この時を待っていた。
つい先日、妻から「お父さん(祖父)たちから温泉誘われたから泊まりで行くんだけど。パパも行く?」と聞かれたのだ。
私の心の中の返答はNO。しかし、あくまで角が立たないように細心の注意を払いながら返答する。
「うわぁ。温泉いいなぁ。でも金曜日は月末だから、まとめておかないといけない仕事があってね。土曜日も午前から部活だから迷惑になっちゃいそうだからやめとくよ」
(温泉は行きたいけど、1人の時間ほど貴重なものはないのだよ!絶対行かない!ヤッホー!1人だ!ウヒョー!何しよ?!)
こうして確保したこの1人きりの休日。私はずっとやりたいと思っていたTシャツ染めに挑戦することにしたのである。
そめるのはこちらのユニクロのTシャツ2枚。感謝祭で安く購入して一度も来ていないアナキンと、去年買ったストームトルーパー。
ちなみによく考えたらスターウォーズをまともに見たことないかもしれない。そんなにわかスターウォーザーですらない私。
どちらもグラフィックがかっこいいとだけ思って購入したのだが、このまま着るのは服好きとしては「いかにもユニクロ」という感じである。
そこで染めていく。使うのはこちらのダイロン。
黒にしたい時は2個必要ということでこちらの2個をボールにぶち込む。
すでに妻がいたら許されない所業である。
「ちょっとキッチン黒くしないでよ!」
「食品使うものにこんなの入れないでよ」
想像しただけで気持ちが暗くなる。でも今日は言われない。だって1人なのだから!
(みなさん、うちの奥さんには絶対言わないでね)
ここに熱湯を足して泡立て器で混ぜていく。
混ぜている間にも真っ黒な水がキッチンに飛ぶ。
いつもなら「ねぇ、やめて」とすぐに言われることだろう。でも今日は言われない。だって1人だから!あぁ最高だ。こんな幸せなことってあっていいのか。妻子がいない1人の我が家で私は「ショーシャンクの空に」のような気持ちなのである。
風呂場に移動してお湯と塩を足し、そこにTシャツをつける。
ちなみに容器には我が家の取手の壊れた洗濯物用バスケットを使用。このために新しいものを買ってきたのである。

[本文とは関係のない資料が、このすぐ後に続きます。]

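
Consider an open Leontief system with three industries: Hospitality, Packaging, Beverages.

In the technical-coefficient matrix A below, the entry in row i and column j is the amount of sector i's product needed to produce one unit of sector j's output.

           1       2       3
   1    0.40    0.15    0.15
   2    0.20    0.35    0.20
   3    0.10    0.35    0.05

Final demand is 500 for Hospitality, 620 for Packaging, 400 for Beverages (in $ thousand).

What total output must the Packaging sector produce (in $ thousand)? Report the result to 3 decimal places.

I − A =
  [   0.60    -0.15    -0.15]
  [  -0.20     0.65    -0.20]
  [  -0.10    -0.35     0.95]
Cofactors of I−A, C_ij = (−1)^(i+j)·(minor ij) (rows/columns in the sector order above):
  C_11 = (0.65)(0.95) − (-0.20)(-0.35) = 0.5475
  C_12 = −[(-0.20)(0.95) − (-0.20)(-0.10)] = 0.2100
  C_13 = (-0.20)(-0.35) − (0.65)(-0.10) = 0.1350
  C_21 = −[(-0.15)(0.95) − (-0.15)(-0.35)] = 0.1950
  C_22 = (0.60)(0.95) − (-0.15)(-0.10) = 0.5550
  C_23 = −[(0.60)(-0.35) − (-0.15)(-0.10)] = 0.2250
  C_31 = (-0.15)(-0.20) − (-0.15)(0.65) = 0.1275
  C_32 = −[(0.60)(-0.20) − (-0.15)(-0.20)] = 0.1500
  C_33 = (0.60)(0.65) − (-0.15)(-0.20) = 0.3600
det(I−A) = Σ_j (I−A)_1j·C_1j = (0.60)(0.5475) + (-0.15)(0.2100) + (-0.15)(0.1350) = 0.27675
adj(I−A) = Cᵀ =
  [ 0.5475   0.1950   0.1275]
  [ 0.2100   0.5550   0.1500]
  [ 0.1350   0.2250   0.3600]
(I − A)⁻¹ = adj(I−A) / det(I−A) ≈
  [   1.9783     0.7046     0.4607]
  [   0.7588     2.0054     0.5420]
  [   0.4878     0.8130     1.3008]
x = (I − A)⁻¹ d = adj(I−A)·d / det(I−A), with det(I−A) = 0.27675:
  x_1 = (0.5475·500 + 0.1950·620 + 0.1275·400) / 0.27675 = 445.65 / 0.27675 ≈ 1610.298
  x_2 = (0.2100·500 + 0.5550·620 + 0.1500·400) / 0.27675 = 509.10 / 0.27675 ≈ 1839.566
  x_3 = (0.1350·500 + 0.2250·620 + 0.3600·400) / 0.27675 = 351.00 / 0.27675 ≈ 1268.293

x_2 = 1839.566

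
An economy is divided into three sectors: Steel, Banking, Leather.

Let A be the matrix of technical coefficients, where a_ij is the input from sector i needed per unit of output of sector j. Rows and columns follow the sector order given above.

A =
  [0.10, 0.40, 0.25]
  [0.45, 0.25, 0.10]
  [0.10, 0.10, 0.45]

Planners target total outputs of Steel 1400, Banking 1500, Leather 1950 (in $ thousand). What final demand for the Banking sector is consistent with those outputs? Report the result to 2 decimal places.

I − A =
  [   0.90    -0.40    -0.25]
  [  -0.45     0.75    -0.10]
  [  -0.10    -0.10     0.55]
d = (I − A) x:
  d_S = (+0.90)·1400 + (-0.40)·1500 + (-0.25)·1950 = 172.50
  d_B = (-0.45)·1400 + (+0.75)·1500 + (-0.10)·1950 = 300.00
  d_L = (-0.10)·1400 + (-0.10)·1500 + (+0.55)·1950 = 782.50

d_B = 300.00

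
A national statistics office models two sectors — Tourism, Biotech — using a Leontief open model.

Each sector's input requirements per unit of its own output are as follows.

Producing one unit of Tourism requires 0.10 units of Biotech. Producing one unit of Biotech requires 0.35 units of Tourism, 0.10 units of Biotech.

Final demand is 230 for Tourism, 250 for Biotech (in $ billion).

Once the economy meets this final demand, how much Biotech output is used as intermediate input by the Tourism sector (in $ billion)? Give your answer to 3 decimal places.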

これにより「自分達が居ない間にバスケットを新調してくれた優しい夫」を演出する作戦だ。私にぬかりはない。
そしてこれを20分つけ込み、時間が経ったら水洗いしていく。
バスルームを真っ黒にしていくこの背徳感。子供がいたら絶対に怒られる。あぁ楽しい。仕上がりが楽しみで仕方がない。
ちなみに使用したバスケットはこうなり、絶対もう落ちなくなった。これからやってみようと思っている方はプラスチック製品には気をつけるべし。
何回か水で流し、最後は洗濯機にて水洗いし、陰干し。
日頃は絶対に許されない日中からの酎ハイを飲みながら、乾くのを待つ。ふー!いい休日だこと!
そして出来上がりがこちらである。
ビフォア
アフター
フロントは思ってたよりムラが出てしまった。写真でも分かるが完全に均一とは言い難い。熱そうで触りたくなかったので、適当に泡立て器で突いていたのがよくなかったか。でもムラのある染まり方がかえって雰囲気あるかもしれない。
ブラックに染めたことにより気になっていたフロントロゴが全く目立たなくなり、古着っぽくていい感じ。
ちなみに裏側はこんな感じ。
思ったよりブラックが強い。
「暗闇に浮かぶアナキン」という、スターウォーズというより、グリーンマイル的な仕上がりにはなってしまった。
でも、グラフィックがある感じがギリギリわかる感じがいい。雰囲気あるな、これ。
もう一個もこんな感じ。
ちなみにステッチは染まらず、それもまたいい感じだ。
個人的に思った以上の仕上がりにテンションが上がる私。
でも、完成品を見ながら、これを着たら妻はまた小言をいうんだろうなぁと思った。きっと「若い人が着るような服着るのやめてよ」とかいうのだ。
うるせぇ、黙っとけよ。好きな服着て何が悪いんだっつーの。
妻子が居ないうちに明日はこれを着て出掛けることにする。
さぁ、明日はどこに行こうか。
私の自由はまだ続くのだ。
(追記)
これ染めたあと色落ちしまくって他の衣類に色移りして迷惑かけまくってます。
なのでお勧めしません。どうぞよしなに。